In order to maximize daylight without overdoing it, the architects deployed a veritable textbook of daylighting strategies. In Brewster Hall’s library, a corner room overlooking Casco Bay, a series of birch-ply light shelves bounces daylight off their mirrored plastic-laminate tops and into the room; mirror-image exterior shelves serve as awnings protecting the library from high-angle summer sun. Although the client could not afford this exact setup in the classrooms, the same reflective plastic laminate was applied to the tops of casework installed immediately beneath exterior-wall clerestory windows. “Most secondary education venues for the deaf are under-funded, so there was just one chance to use this money as wisely as possible,” Barba says of the double-tasking casework. In lieu of awnings, Venetian blinds were installed post-hoc in the classrooms to shun sun.

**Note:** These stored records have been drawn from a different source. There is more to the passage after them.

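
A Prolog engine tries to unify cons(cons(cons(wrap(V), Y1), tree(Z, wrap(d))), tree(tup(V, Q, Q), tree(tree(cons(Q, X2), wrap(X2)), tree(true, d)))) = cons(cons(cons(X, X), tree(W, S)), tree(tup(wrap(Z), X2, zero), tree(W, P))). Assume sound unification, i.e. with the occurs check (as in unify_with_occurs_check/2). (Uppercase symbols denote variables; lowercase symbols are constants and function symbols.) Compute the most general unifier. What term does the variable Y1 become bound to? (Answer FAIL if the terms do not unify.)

wrap(wrap(tree(cons(zero, zero), wrap(zero))))

Decompose cons/2: cons(cons(wrap(V), Y1), tree(Z, wrap(d))) = cons(cons(X, X), tree(W, S)),  tree(tup(V, Q, Q), tree(tree(cons(Q, X2), wrap(X2)), tree(true, d))) = tree(tup(wrap(Z), X2, zero), tree(W, P)).
Decompose cons/2: cons(wrap(V), Y1) = cons(X, X),  tree(Z, wrap(d)) = tree(W, S).
Decompose cons/2: wrap(V) = X,  Y1 = X.
Bind X := wrap(V); substituting into the one remaining equation that mentions X gives: Y1 = wrap(V).
Bind Y1 := wrap(V); no other remaining equation mentions Y1.
Decompose tree/2: Z = W,  wrap(d) = S.
Bind Z := W; substituting into the one remaining equation that mentions Z gives: tree(tup(V, Q, Q), tree(tree(cons(Q, X2), wrap(X2)), tree(true, d))) = tree(tup(wrap(W), X2, zero), tree(W, P)).
Bind S := wrap(d); no other remaining equation mentions S.
Decompose tree/2: tup(V, Q, Q) = tup(wrap(W), X2, zero),  tree(tree(cons(Q, X2), wrap(X2)), tree(true, d)) = tree(W, P).
Decompose tup/3: V = wrap(W),  Q = X2,  Q = zero.
Bind V := wrap(W); no other remaining equation mentions V. Substituting into the earlier bindings gives X := wrap(wrap(W)), Y1 := wrap(wrap(W)).
Bind Q := X2; substituting into the remaining equations gives: X2 = zero,  tree(tree(cons(X2, X2), wrap(X2)), tree(true, d)) = tree(W, P).
Bind X2 := zero; substituting into the remaining equation gives: tree(tree(cons(zero, zero), wrap(zero)), tree(true, d)) = tree(W, P). Substituting into the earlier binding gives Q := zero.
Decompose tree/2: tree(cons(zero, zero), wrap(zero)) = W,  tree(true, d) = P.
Bind W := tree(cons(zero, zero), wrap(zero)); no other remaining equation mentions W. Substituting into the earlier bindings gives X := wrap(wrap(tree(cons(zero, zero), wrap(zero)))), Y1 := wrap(wrap(tree(cons(zero, zero), wrap(zero)))), Z := tree(cons(zero, zero), wrap(zero)), V := wrap(tree(cons(zero, zero), wrap(zero))).
Bind P := tree(true, d).
MGU = { X ↦ wrap(wrap(tree(cons(zero, zero), wrap(zero)))), Y1 ↦ wrap(wrap(tree(cons(zero, zero), wrap(zero)))), Z ↦ tree(cons(zero, zero), wrap(zero)), S ↦ wrap(d), V ↦ wrap(tree(cons(zero, zero), wrap(zero))), Q ↦ zero, X2 ↦ zero, W ↦ tree(cons(zero, zero), wrap(zero)), P ↦ tree(true, d) }, so Y1 ↦ wrap(wrap(tree(cons(zero, zero), wrap(zero)))).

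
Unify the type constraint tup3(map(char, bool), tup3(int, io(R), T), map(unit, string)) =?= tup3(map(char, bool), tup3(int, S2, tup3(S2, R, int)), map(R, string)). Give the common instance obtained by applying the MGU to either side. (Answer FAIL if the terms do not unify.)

tup3(map(char, bool), tup3(int, io(unit), tup3(io(unit), unit, int)), map(unit, string))

Decompose tup3/3: map(char, bool) =?= map(char, bool),  tup3(int, io(R), T) =?= tup3(int, S2, tup3(S2, R, int)),  map(unit, string) =?= map(R, string).
Delete trivial equation map(char, bool) =?= map(char, bool).
Decompose tup3/3: int =?= int,  io(R) =?= S2,  T =?= tup3(S2, R, int).
Delete trivial equation int =?= int.
Bind S2 := io(R); substituting into the one remaining equation that mentions S2 gives: T =?= tup3(io(R), R, int).
Bind T := tup3(io(R), R, int); no other remaining equation mentions T.
Decompose map/2: unit =?= R,  string =?= string.
Bind R := unit; no other remaining equation mentions R. Substituting into the earlier bindings gives S2 := io(unit), T := tup3(io(unit), unit, int).
Delete trivial equation string =?= string.
Applying the MGU to either side gives tup3(map(char, bool), tup3(int, io(unit), tup3(io(unit), unit, int)), map(unit, string)).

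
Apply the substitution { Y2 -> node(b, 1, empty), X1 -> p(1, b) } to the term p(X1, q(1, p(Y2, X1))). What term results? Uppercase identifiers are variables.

p(p(1, b), q(1, p(node(b, 1, empty), p(1, b))))

Replace each occurrence of Y2 with node(b, 1, empty).
Replace each occurrence of X1 with p(1, b).
Result: p(p(1, b), q(1, p(node(b, 1, empty), p(1, b)))).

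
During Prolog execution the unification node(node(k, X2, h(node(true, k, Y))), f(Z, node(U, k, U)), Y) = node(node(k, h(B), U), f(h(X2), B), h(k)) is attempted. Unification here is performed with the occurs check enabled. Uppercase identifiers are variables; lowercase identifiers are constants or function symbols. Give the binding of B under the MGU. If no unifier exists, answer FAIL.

node(h(node(true, k, h(k))), k, h(node(true, k, h(k))))

Decompose node/3: node(k, X2, h(node(true, k, Y))) = node(k, h(B), U),  f(Z, node(U, k, U)) = f(h(X2), B),  Y = h(k).
Decompose node/3: k = k,  X2 = h(B),  h(node(true, k, Y)) = U.
Delete trivial equation k = k.
Bind X2 := h(B); substituting into the one remaining equation that mentions X2 gives: f(Z, node(U, k, U)) = f(h(h(B)), B).
Bind U := h(node(true, k, Y)); substituting into the one remaining equation that mentions U gives: f(Z, node(h(node(true, k, Y)), k, h(node(true, k, Y)))) = f(h(h(B)), B).
Decompose f/2: Z = h(h(B)),  node(h(node(true, k, Y)), k, h(node(true, k, Y))) = B.
Bind Z := h(h(B)); no other remaining equation mentions Z.
Bind B := node(h(node(true, k, Y)), k, h(node(true, k, Y))); no other remaining equation mentions B. Substituting into the earlier bindings gives X2 := h(node(h(node(true, k, Y)), k, h(node(true, k, Y)))), Z := h(h(node(h(node(true, k, Y)), k, h(node(true, k, Y))))).
Bind Y := h(k). Substituting into the earlier bindings gives X2 := h(node(h(node(true, k, h(k))), k, h(node(true, k, h(k))))), U := h(node(true, k, h(k))), Z := h(h(node(h(node(true, k, h(k))), k, h(node(true, k, h(k)))))), B := node(h(node(true, k, h(k))), k, h(node(true, k, h(k)))).
MGU = { X2 ↦ h(node(h(node(true, k, h(k))), k, h(node(true, k, h(k))))), U ↦ h(node(true, k, h(k))), Z ↦ h(h(node(h(node(true, k, h(k))), k, h(node(true, k, h(k)))))), B ↦ node(h(node(true, k, h(k))), k, h(node(true, k, h(k)))), Y ↦ h(k) }, so B ↦ node(h(node(true, k, h(k))), k, h(node(true, k, h(k)))).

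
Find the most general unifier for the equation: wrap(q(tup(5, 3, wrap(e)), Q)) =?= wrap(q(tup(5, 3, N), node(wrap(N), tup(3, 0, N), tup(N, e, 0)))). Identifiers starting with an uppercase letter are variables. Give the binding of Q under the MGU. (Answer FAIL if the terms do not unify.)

Decompose wrap/1: q(tup(5, 3, wrap(e)), Q) =?= q(tup(5, 3, N), node(wrap(N), tup(3, 0, N), tup(N, e, 0))).
Decompose q/2: tup(5, 3, wrap(e)) =?= tup(5, 3, N),  Q =?= node(wrap(N), tup(3, 0, N), tup(N, e, 0)).
Decompose tup/3: 5 =?= 5,  3 =?= 3,  wrap(e) =?= N.
Delete trivial equation 5 =?= 5.
Delete trivial equation 3 =?= 3.
Bind N := wrap(e); substituting into the remaining equation gives: Q =?= node(wrap(wrap(e)), tup(3, 0, wrap(e)), tup(wrap(e), e, 0)).
Bind Q := node(wrap(wrap(e)), tup(3, 0, wrap(e)), tup(wrap(e), e, 0)).
MGU = { N -> wrap(e), Q -> node(wrap(wrap(e)), tup(3, 0, wrap(e)), tup(wrap(e), e, 0)) }, so Q -> node(wrap(wrap(e)), tup(3, 0, wrap(e)), tup(wrap(e), e, 0)).

node(wrap(wrap(e)), tup(3, 0, wrap(e)), tup(wrap(e), e, 0))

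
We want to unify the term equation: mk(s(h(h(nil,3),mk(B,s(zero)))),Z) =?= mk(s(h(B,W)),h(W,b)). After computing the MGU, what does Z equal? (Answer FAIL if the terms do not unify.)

h(mk(h(nil,3),s(zero)),b)

Decompose mk/2: s(h(h(nil,3),mk(B,s(zero)))) =?= s(h(B,W)),  Z =?= h(W,b).
Decompose s/1: h(h(nil,3),mk(B,s(zero))) =?= h(B,W).
Decompose h/2: h(nil,3) =?= B,  mk(B,s(zero)) =?= W.
Bind B := h(nil,3); substituting into the one remaining equation that mentions B gives: mk(h(nil,3),s(zero)) =?= W.
Bind W := mk(h(nil,3),s(zero)); substituting into the remaining equation gives: Z =?= h(mk(h(nil,3),s(zero)),b).
Bind Z := h(mk(h(nil,3),s(zero)),b).
MGU = { B -> h(nil,3), W -> mk(h(nil,3),s(zero)), Z -> h(mk(h(nil,3),s(zero)),b) }, so Z -> h(mk(h(nil,3),s(zero)),b).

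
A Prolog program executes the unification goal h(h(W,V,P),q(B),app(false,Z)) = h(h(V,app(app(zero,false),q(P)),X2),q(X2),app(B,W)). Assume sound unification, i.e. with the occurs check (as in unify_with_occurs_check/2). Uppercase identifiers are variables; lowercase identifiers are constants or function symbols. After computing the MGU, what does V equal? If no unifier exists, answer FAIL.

Decompose h/3: h(W,V,P) = h(V,app(app(zero,false),q(P)),X2),  q(B) = q(X2),  app(false,Z) = app(B,W).
Decompose h/3: W = V,  V = app(app(zero,false),q(P)),  P = X2.
Bind W := V; substituting into the one remaining equation that mentions W gives: app(false,Z) = app(B,V).
Bind V := app(app(zero,false),q(P)); substituting into the one remaining equation that mentions V gives: app(false,Z) = app(B,app(app(zero,false),q(P))). Substituting into the earlier binding gives W := app(app(zero,false),q(P)).
Bind P := X2; substituting into the one remaining equation that mentions P gives: app(false,Z) = app(B,app(app(zero,false),q(X2))). Substituting into the earlier bindings gives W := app(app(zero,false),q(X2)), V := app(app(zero,false),q(X2)).
Decompose q/1: B = X2.
Bind B := X2; substituting into the remaining equation gives: app(false,Z) = app(X2,app(app(zero,false),q(X2))).
Decompose app/2: false = X2,  Z = app(app(zero,false),q(X2)).
Bind X2 := false; substituting into the remaining equation gives: Z = app(app(zero,false),q(false)). Substituting into the earlier bindings gives W := app(app(zero,false),q(false)), V := app(app(zero,false),q(false)), P := false, B := false.
Bind Z := app(app(zero,false),q(false)).
MGU = { W ↦ app(app(zero,false),q(false)), V ↦ app(app(zero,false),q(false)), P ↦ false, B ↦ false, X2 ↦ false, Z ↦ app(app(zero,false),q(false)) }, so V ↦ app(app(zero,false),q(false)).

app(app(zero,false),q(false))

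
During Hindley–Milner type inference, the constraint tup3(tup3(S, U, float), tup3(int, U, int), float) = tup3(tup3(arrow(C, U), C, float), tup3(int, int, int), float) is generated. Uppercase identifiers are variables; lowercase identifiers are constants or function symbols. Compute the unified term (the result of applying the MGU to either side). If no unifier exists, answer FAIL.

tup3(tup3(arrow(int, int), int, float), tup3(int, int, int), float)

Decompose tup3/3: tup3(S, U, float) = tup3(arrow(C, U), C, float),  tup3(int, U, int) = tup3(int, int, int),  float = float.
Decompose tup3/3: S = arrow(C, U),  U = C,  float = float.
Bind S := arrow(C, U); no other remaining equation mentions S.
Bind U := C; substituting into the one remaining equation that mentions U gives: tup3(int, C, int) = tup3(int, int, int). Substituting into the earlier binding gives S := arrow(C, C).
Delete trivial equation float = float.
Decompose tup3/3: int = int,  C = int,  int = int.
Delete trivial equation int = int.
Bind C := int; no other remaining equation mentions C. Substituting into the earlier bindings gives S := arrow(int, int), U := int.
Delete trivial equation int = int.
Delete trivial equation float = float.
Applying the MGU to either side gives tup3(tup3(arrow(int, int), int, float), tup3(int, int, int), float).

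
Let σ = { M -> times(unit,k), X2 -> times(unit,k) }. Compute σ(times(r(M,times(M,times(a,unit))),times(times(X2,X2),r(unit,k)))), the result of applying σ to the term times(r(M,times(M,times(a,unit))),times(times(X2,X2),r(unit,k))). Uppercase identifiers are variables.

Replace each occurrence of M with times(unit,k).
Replace each occurrence of X2 with times(unit,k).
Result: times(r(times(unit,k),times(times(unit,k),times(a,unit))),times(times(times(unit,k),times(unit,k)),r(unit,k))).

times(r(times(unit,k),times(times(unit,k),times(a,unit))),times(times(times(unit,k),times(unit,k)),r(unit,k)))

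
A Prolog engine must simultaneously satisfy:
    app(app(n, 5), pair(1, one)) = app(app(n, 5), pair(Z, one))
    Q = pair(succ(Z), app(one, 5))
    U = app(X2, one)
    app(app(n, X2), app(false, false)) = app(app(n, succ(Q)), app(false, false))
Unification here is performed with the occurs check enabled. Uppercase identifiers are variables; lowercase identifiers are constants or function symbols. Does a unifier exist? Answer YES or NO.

Decompose app/2: app(n, 5) = app(n, 5),  pair(1, one) = pair(Z, one).
Delete trivial equation app(n, 5) = app(n, 5).
Decompose pair/2: 1 = Z,  one = one.
Bind Z := 1; substituting into the one remaining equation that mentions Z gives: Q = pair(succ(1), app(one, 5)).
Delete trivial equation one = one.
Bind Q := pair(succ(1), app(one, 5)); substituting into the one remaining equation that mentions Q gives: app(app(n, X2), app(false, false)) = app(app(n, succ(pair(succ(1), app(one, 5)))), app(false, false)).
Bind U := app(X2, one); no other remaining equation mentions U.
Decompose app/2: app(n, X2) = app(n, succ(pair(succ(1), app(one, 5)))),  app(false, false) = app(false, false).
Decompose app/2: n = n,  X2 = succ(pair(succ(1), app(one, 5))).
Delete trivial equation n = n.
Bind X2 := succ(pair(succ(1), app(one, 5))); no other remaining equation mentions X2. Substituting into the earlier binding gives U := app(succ(pair(succ(1), app(one, 5))), one).
Delete trivial equation app(false, false) = app(false, false).
No equations remain and no clash or occurs-check failure arose, so a unifier exists.

YES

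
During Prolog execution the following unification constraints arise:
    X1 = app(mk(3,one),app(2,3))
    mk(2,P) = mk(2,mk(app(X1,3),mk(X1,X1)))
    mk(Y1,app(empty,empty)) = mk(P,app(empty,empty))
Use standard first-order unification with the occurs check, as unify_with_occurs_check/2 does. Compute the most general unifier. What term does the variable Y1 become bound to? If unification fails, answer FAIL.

Bind X1 := app(mk(3,one),app(2,3)); substituting into the one remaining equation that mentions X1 gives: mk(2,P) = mk(2,mk(app(app(mk(3,one),app(2,3)),3),mk(app(mk(3,one),app(2,3)),app(mk(3,one),app(2,3))))).
Decompose mk/2: 2 = 2,  P = mk(app(app(mk(3,one),app(2,3)),3),mk(app(mk(3,one),app(2,3)),app(mk(3,one),app(2,3)))).
Delete trivial equation 2 = 2.
Bind P := mk(app(app(mk(3,one),app(2,3)),3),mk(app(mk(3,one),app(2,3)),app(mk(3,one),app(2,3)))); substituting into the remaining equation gives: mk(Y1,app(empty,empty)) = mk(mk(app(app(mk(3,one),app(2,3)),3),mk(app(mk(3,one),app(2,3)),app(mk(3,one),app(2,3)))),app(empty,empty)).
Decompose mk/2: Y1 = mk(app(app(mk(3,one),app(2,3)),3),mk(app(mk(3,one),app(2,3)),app(mk(3,one),app(2,3)))),  app(empty,empty) = app(empty,empty).
Bind Y1 := mk(app(app(mk(3,one),app(2,3)),3),mk(app(mk(3,one),app(2,3)),app(mk(3,one),app(2,3)))); no other remaining equation mentions Y1.
Delete trivial equation app(empty,empty) = app(empty,empty).
MGU = { X1 = app(mk(3,one),app(2,3)), P = mk(app(app(mk(3,one),app(2,3)),3),mk(app(mk(3,one),app(2,3)),app(mk(3,one),app(2,3)))), Y1 = mk(app(app(mk(3,one),app(2,3)),3),mk(app(mk(3,one),app(2,3)),app(mk(3,one),app(2,3)))) }, so Y1 = mk(app(app(mk(3,one),app(2,3)),3),mk(app(mk(3,one),app(2,3)),app(mk(3,one),app(2,3)))).

mk(app(app(mk(3,one),app(2,3)),3),mk(app(mk(3,one),app(2,3)),app(mk(3,one),app(2,3))))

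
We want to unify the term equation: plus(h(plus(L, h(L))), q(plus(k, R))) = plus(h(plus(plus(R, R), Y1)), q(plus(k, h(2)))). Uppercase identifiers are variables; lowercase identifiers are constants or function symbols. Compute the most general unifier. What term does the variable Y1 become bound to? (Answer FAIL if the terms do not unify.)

h(plus(h(2), h(2)))

Decompose plus/2: h(plus(L, h(L))) = h(plus(plus(R, R), Y1)),  q(plus(k, R)) = q(plus(k, h(2))).
Decompose h/1: plus(L, h(L)) = plus(plus(R, R), Y1).
Decompose plus/2: L = plus(R, R),  h(L) = Y1.
Bind L := plus(R, R); substituting into the one remaining equation that mentions L gives: h(plus(R, R)) = Y1.
Bind Y1 := h(plus(R, R)); no other remaining equation mentions Y1.
Decompose q/1: plus(k, R) = plus(k, h(2)).
Decompose plus/2: k = k,  R = h(2).
Delete trivial equation k = k.
Bind R := h(2). Substituting into the earlier bindings gives L := plus(h(2), h(2)), Y1 := h(plus(h(2), h(2))).
MGU = { L -> plus(h(2), h(2)), Y1 -> h(plus(h(2), h(2))), R -> h(2) }, so Y1 -> h(plus(h(2), h(2))).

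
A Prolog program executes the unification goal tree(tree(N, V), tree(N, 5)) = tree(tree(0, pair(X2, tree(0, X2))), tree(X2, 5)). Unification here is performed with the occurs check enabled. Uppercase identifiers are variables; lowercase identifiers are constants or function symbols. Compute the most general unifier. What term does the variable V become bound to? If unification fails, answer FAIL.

Decompose tree/2: tree(N, V) = tree(0, pair(X2, tree(0, X2))),  tree(N, 5) = tree(X2, 5).
Decompose tree/2: N = 0,  V = pair(X2, tree(0, X2)).
Bind N := 0; substituting into the one remaining equation that mentions N gives: tree(0, 5) = tree(X2, 5).
Bind V := pair(X2, tree(0, X2)); no other remaining equation mentions V.
Decompose tree/2: 0 = X2,  5 = 5.
Bind X2 := 0; no other remaining equation mentions X2. Substituting into the earlier binding gives V := pair(0, tree(0, 0)).
Delete trivial equation 5 = 5.
MGU = { N = 0, V = pair(0, tree(0, 0)), X2 = 0 }, so V = pair(0, tree(0, 0)).

pair(0, tree(0, 0))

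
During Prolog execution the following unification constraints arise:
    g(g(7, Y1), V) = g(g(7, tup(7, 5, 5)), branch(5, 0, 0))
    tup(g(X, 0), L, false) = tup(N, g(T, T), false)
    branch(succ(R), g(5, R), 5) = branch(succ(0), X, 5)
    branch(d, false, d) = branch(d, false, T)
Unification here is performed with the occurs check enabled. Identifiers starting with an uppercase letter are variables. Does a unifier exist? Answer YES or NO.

Decompose g/2: g(7, Y1) = g(7, tup(7, 5, 5)),  V = branch(5, 0, 0).
Decompose g/2: 7 = 7,  Y1 = tup(7, 5, 5).
Delete trivial equation 7 = 7.
Bind Y1 := tup(7, 5, 5); no other remaining equation mentions Y1.
Bind V := branch(5, 0, 0); no other remaining equation mentions V.
Decompose tup/3: g(X, 0) = N,  L = g(T, T),  false = false.
Bind N := g(X, 0); no other remaining equation mentions N.
Bind L := g(T, T); no other remaining equation mentions L.
Delete trivial equation false = false.
Decompose branch/3: succ(R) = succ(0),  g(5, R) = X,  5 = 5.
Decompose succ/1: R = 0.
Bind R := 0; substituting into the one remaining equation that mentions R gives: g(5, 0) = X.
Bind X := g(5, 0); no other remaining equation mentions X. Substituting into the earlier binding gives N := g(g(5, 0), 0).
Delete trivial equation 5 = 5.
Decompose branch/3: d = d,  false = false,  d = T.
Delete trivial equation d = d.
Delete trivial equation false = false.
Bind T := d. Substituting into the earlier binding gives L := g(d, d).
No equations remain and no clash or occurs-check failure arose, so a unifier exists.

YES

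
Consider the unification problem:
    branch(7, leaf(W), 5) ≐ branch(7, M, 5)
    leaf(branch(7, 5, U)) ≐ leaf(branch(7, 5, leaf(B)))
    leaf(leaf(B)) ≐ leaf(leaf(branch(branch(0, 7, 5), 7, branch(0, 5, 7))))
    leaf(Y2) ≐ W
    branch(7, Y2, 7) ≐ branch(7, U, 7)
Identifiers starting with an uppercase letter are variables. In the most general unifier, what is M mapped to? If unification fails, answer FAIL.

leaf(leaf(leaf(branch(branch(0, 7, 5), 7, branch(0, 5, 7)))))

Decompose branch/3: 7 ≐ 7,  leaf(W) ≐ M,  5 ≐ 5.
Delete trivial equation 7 ≐ 7.
Bind M := leaf(W); no other remaining equation mentions M.
Delete trivial equation 5 ≐ 5.
Decompose leaf/1: branch(7, 5, U) ≐ branch(7, 5, leaf(B)).
Decompose branch/3: 7 ≐ 7,  5 ≐ 5,  U ≐ leaf(B).
Delete trivial equation 7 ≐ 7.
Delete trivial equation 5 ≐ 5.
Bind U := leaf(B); substituting into the one remaining equation that mentions U gives: branch(7, Y2, 7) ≐ branch(7, leaf(B), 7).
Decompose leaf/1: leaf(B) ≐ leaf(branch(branch(0, 7, 5), 7, branch(0, 5, 7))).
Decompose leaf/1: B ≐ branch(branch(0, 7, 5), 7, branch(0, 5, 7)).
Bind B := branch(branch(0, 7, 5), 7, branch(0, 5, 7)); substituting into the one remaining equation that mentions B gives: branch(7, Y2, 7) ≐ branch(7, leaf(branch(branch(0, 7, 5), 7, branch(0, 5, 7))), 7). Substituting into the earlier binding gives U := leaf(branch(branch(0, 7, 5), 7, branch(0, 5, 7))).
Bind W := leaf(Y2); no other remaining equation mentions W. Substituting into the earlier binding gives M := leaf(leaf(Y2)).
Decompose branch/3: 7 ≐ 7,  Y2 ≐ leaf(branch(branch(0, 7, 5), 7, branch(0, 5, 7))),  7 ≐ 7.
Delete trivial equation 7 ≐ 7.
Bind Y2 := leaf(branch(branch(0, 7, 5), 7, branch(0, 5, 7))); no other remaining equation mentions Y2. Substituting into the earlier bindings gives M := leaf(leaf(leaf(branch(branch(0, 7, 5), 7, branch(0, 5, 7))))), W := leaf(leaf(branch(branch(0, 7, 5), 7, branch(0, 5, 7)))).
Delete trivial equation 7 ≐ 7.
MGU = { M := leaf(leaf(leaf(branch(branch(0, 7, 5), 7, branch(0, 5, 7))))), U := leaf(branch(branch(0, 7, 5), 7, branch(0, 5, 7))), B := branch(branch(0, 7, 5), 7, branch(0, 5, 7)), W := leaf(leaf(branch(branch(0, 7, 5), 7, branch(0, 5, 7)))), Y2 := leaf(branch(branch(0, 7, 5), 7, branch(0, 5, 7))) }, so M := leaf(leaf(leaf(branch(branch(0, 7, 5), 7, branch(0, 5, 7))))).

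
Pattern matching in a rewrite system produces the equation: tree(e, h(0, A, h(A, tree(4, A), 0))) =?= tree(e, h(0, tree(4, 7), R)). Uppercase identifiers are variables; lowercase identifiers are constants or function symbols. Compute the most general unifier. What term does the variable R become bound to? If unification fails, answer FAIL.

Decompose tree/2: e =?= e,  h(0, A, h(A, tree(4, A), 0)) =?= h(0, tree(4, 7), R).
Delete trivial equation e =?= e.
Decompose h/3: 0 =?= 0,  A =?= tree(4, 7),  h(A, tree(4, A), 0) =?= R.
Delete trivial equation 0 =?= 0.
Bind A := tree(4, 7); substituting into the remaining equation gives: h(tree(4, 7), tree(4, tree(4, 7)), 0) =?= R.
Bind R := h(tree(4, 7), tree(4, tree(4, 7)), 0).
MGU = { A ↦ tree(4, 7), R ↦ h(tree(4, 7), tree(4, tree(4, 7)), 0) }, so R ↦ h(tree(4, 7), tree(4, tree(4, 7)), 0).

h(tree(4, 7), tree(4, tree(4, 7)), 0)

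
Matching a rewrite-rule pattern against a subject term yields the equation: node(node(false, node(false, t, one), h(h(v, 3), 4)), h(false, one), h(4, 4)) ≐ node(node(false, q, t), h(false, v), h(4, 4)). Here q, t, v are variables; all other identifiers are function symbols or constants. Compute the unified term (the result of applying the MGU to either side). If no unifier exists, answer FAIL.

Decompose node/3: node(false, node(false, t, one), h(h(v, 3), 4)) ≐ node(false, q, t),  h(false, one) ≐ h(false, v),  h(4, 4) ≐ h(4, 4).
Decompose node/3: false ≐ false,  node(false, t, one) ≐ q,  h(h(v, 3), 4) ≐ t.
Delete trivial equation false ≐ false.
Bind q := node(false, t, one); no other remaining equation mentions q.
Bind t := h(h(v, 3), 4); no other remaining equation mentions t. Substituting into the earlier binding gives q := node(false, h(h(v, 3), 4), one).
Decompose h/2: false ≐ false,  one ≐ v.
Delete trivial equation false ≐ false.
Bind v := one; no other remaining equation mentions v. Substituting into the earlier bindings gives q := node(false, h(h(one, 3), 4), one), t := h(h(one, 3), 4).
Delete trivial equation h(4, 4) ≐ h(4, 4).
Applying the MGU to either side gives node(node(false, node(false, h(h(one, 3), 4), one), h(h(one, 3), 4)), h(false, one), h(4, 4)).

node(node(false, node(false, h(h(one, 3), 4), one), h(h(one, 3), 4)), h(false, one), h(4, 4))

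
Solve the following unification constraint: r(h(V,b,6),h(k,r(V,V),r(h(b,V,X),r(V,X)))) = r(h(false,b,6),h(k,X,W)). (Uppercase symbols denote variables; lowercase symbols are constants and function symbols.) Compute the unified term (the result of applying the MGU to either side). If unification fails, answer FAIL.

r(h(false,b,6),h(k,r(false,false),r(h(b,false,r(false,false)),r(false,r(false,false)))))

Decompose r/2: h(V,b,6) = h(false,b,6),  h(k,r(V,V),r(h(b,V,X),r(V,X))) = h(k,X,W).
Decompose h/3: V = false,  b = b,  6 = 6.
Bind V := false; substituting into the one remaining equation that mentions V gives: h(k,r(false,false),r(h(b,false,X),r(false,X))) = h(k,X,W).
Delete trivial equation b = b.
Delete trivial equation 6 = 6.
Decompose h/3: k = k,  r(false,false) = X,  r(h(b,false,X),r(false,X)) = W.
Delete trivial equation k = k.
Bind X := r(false,false); substituting into the remaining equation gives: r(h(b,false,r(false,false)),r(false,r(false,false))) = W.
Bind W := r(h(b,false,r(false,false)),r(false,r(false,false))).
Applying the MGU to either side gives r(h(false,b,6),h(k,r(false,false),r(h(b,false,r(false,false)),r(false,r(false,false))))).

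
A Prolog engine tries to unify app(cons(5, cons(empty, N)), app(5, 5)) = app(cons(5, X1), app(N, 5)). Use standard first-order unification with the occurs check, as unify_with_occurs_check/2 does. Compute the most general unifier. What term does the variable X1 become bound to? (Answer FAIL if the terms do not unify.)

Decompose app/2: cons(5, cons(empty, N)) = cons(5, X1),  app(5, 5) = app(N, 5).
Decompose cons/2: 5 = 5,  cons(empty, N) = X1.
Delete trivial equation 5 = 5.
Bind X1 := cons(empty, N); no other remaining equation mentions X1.
Decompose app/2: 5 = N,  5 = 5.
Bind N := 5; no other remaining equation mentions N. Substituting into the earlier binding gives X1 := cons(empty, 5).
Delete trivial equation 5 = 5.
MGU = { X1 -> cons(empty, 5), N -> 5 }, so X1 -> cons(empty, 5).

cons(empty, 5)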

Throughout the building, eight light monitors convey daylight into the interior. Light enters each of these rooftop volumes via a pair of south-facing windows, and then strikes the mirrored tops of baffles suspended underneath each monitor. (The underside of each baffle is wrapped in acoustic-dampening fabric.) On my mid-January visit to Brewster Hall, I perceived that abundant daylight had coaxed all of the building’s sensor-controlled lamps to sleep without shrinking one’s pupils to pinpoints—a contrast to the snowy, blinding glare outside. In person, too, the design reveals poetry behind its pragmatism, with Brewster Hall’s light monitors evoking the canted volumes of the famous Haystack Mountain School of Crafts further up the Maine coast.